London Markets Smile on 32Red and IG Group

20 January 2009
32Red and IG Group Holdings have, in recent days, been the beneficiaries of double-digit gains in share value after investors bought on encouraging financial news.

In a trading update Monday, 32Red, which operates online casino, poker and, most recently, bingo, said gross win for the 2008 fiscal year came in at £13 million, up 27 percent on 2007.

Its core casino business generated £6 million during the first half, and £5.7 million during the second. Year over year, the casino grew gross win by 30 percent to £11.7 million but was down 5 percent, sequentially.

The Gibraltar company, which went to market in 2005, said growth in casino was driven by increased active player numbers, up 15 percent, and a 13 percent uptick in yield per palyer.

32Red did not give gross win metrics for poker or its bingo offering, which will be reported on its preliminary results in early March.

"Our good performance in 2008 puts 32Red firmly back on its growth path with revenues from our core business, the 32Red casino, growing strongly," Edward J. Ware, the company's chief executive, said in the update.

Mr. Ware said the company intends to compete effectively against its larger peers by leveraging its existing platform and adding new products, the newest of which will be a financial spread betting offering, due to go live in late January.

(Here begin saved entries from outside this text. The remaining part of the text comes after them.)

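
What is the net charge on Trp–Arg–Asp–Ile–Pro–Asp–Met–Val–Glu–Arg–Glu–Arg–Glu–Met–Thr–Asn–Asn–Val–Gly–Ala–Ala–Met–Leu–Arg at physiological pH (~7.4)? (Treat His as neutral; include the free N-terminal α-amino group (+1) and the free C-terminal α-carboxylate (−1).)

-1

Near pH 7.4, K and R contribute +1 each, D and E contribute −1 each, and every other side chain (His included, as stated) is uncharged.
Positive (K, R): Arg2, Arg10, Arg12, Arg24 → +4.
Negative (D, E): Asp3, Asp6, Glu9, Glu11, Glu13 → −5.
The N-terminus (+1) and C-terminus (−1) cancel.
Net charge = (+4) + (−5) = −1.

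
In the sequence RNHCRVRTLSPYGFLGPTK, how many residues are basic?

The basic amino acids are Lys (K), Arg (R), and His (H).
Matching residues: R1, H3, R5, R7, K19.

5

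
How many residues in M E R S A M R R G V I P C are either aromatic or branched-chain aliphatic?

2

Aromatic: F, W, Y. Branched-chain aliphatic: I, L, V.
Aromatic residues here: none (0).
Branched-chain aliphatic residues here: V10, I11 (2).
The two groups share no amino acid, so total = 0 + 2 = 2.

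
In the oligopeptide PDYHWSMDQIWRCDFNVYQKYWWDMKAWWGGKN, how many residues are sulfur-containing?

Only Cys (C) and Met (M) have a sulfur atom in the side chain.
Matching residues: M7, C13, M25.

3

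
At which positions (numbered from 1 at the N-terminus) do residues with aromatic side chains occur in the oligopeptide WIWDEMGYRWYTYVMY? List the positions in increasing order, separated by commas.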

The spread betting operator IG Group, for its part, is profiting from the popularity of financial spreads amid fluctuating market conditions.

During the six months to Nov. 30, 2008, IG's United Kingdom spread betting offering, which accounted for 46 percent of total revenue, turned over £58.19 million, up 34 percent compared to the same period last year.

IG Group said the whole of its business, which grew total revenue of £126.5 million by 54 percent, had benefited from an 89 percent surge in account openings versus the previous-year period. Profits after tax, meanwhile, came in at £38 million.

Revenue from its financial segment -- which includes contracts for difference and spread betting -- came in at £122.3 million, while revenue from its sports segment came in at just £4.1 million, down from £6.3 million a year ago.

"Sports has become much less of a priority for IG Group given the money they are making off the volatility in the financial markets," Simon J. Holliday, the director of H2 Gambling Capital, told IGamingNews Tuesday.

The company said FXOnline Japan K.K. -- the foreign-exchange trading company in which it took an 87.5 percent stake in October -- had turned over £10 million and logged 4,000 new account openings in its first two months under IG Group's control.

Looking ahead to the second half of its fiscal year, IG Group said lower interest rates will impact returns on its cash balances, but that trading since the end of the first half had been strong.

"We do expect the rate of growth to slow in the UK, and indeed lower interests to have an impact," James Hollins, an analyst with Daniel Stewart & Company, wrote in a note to clients Tuesday. "However, this will be more than balanced by strong grow[th] (sic.) in Overseas revenues and a favourable exchange rate move. At the time of the acquisition of FXOnline, the £/Yen rate was 195, today it is 128."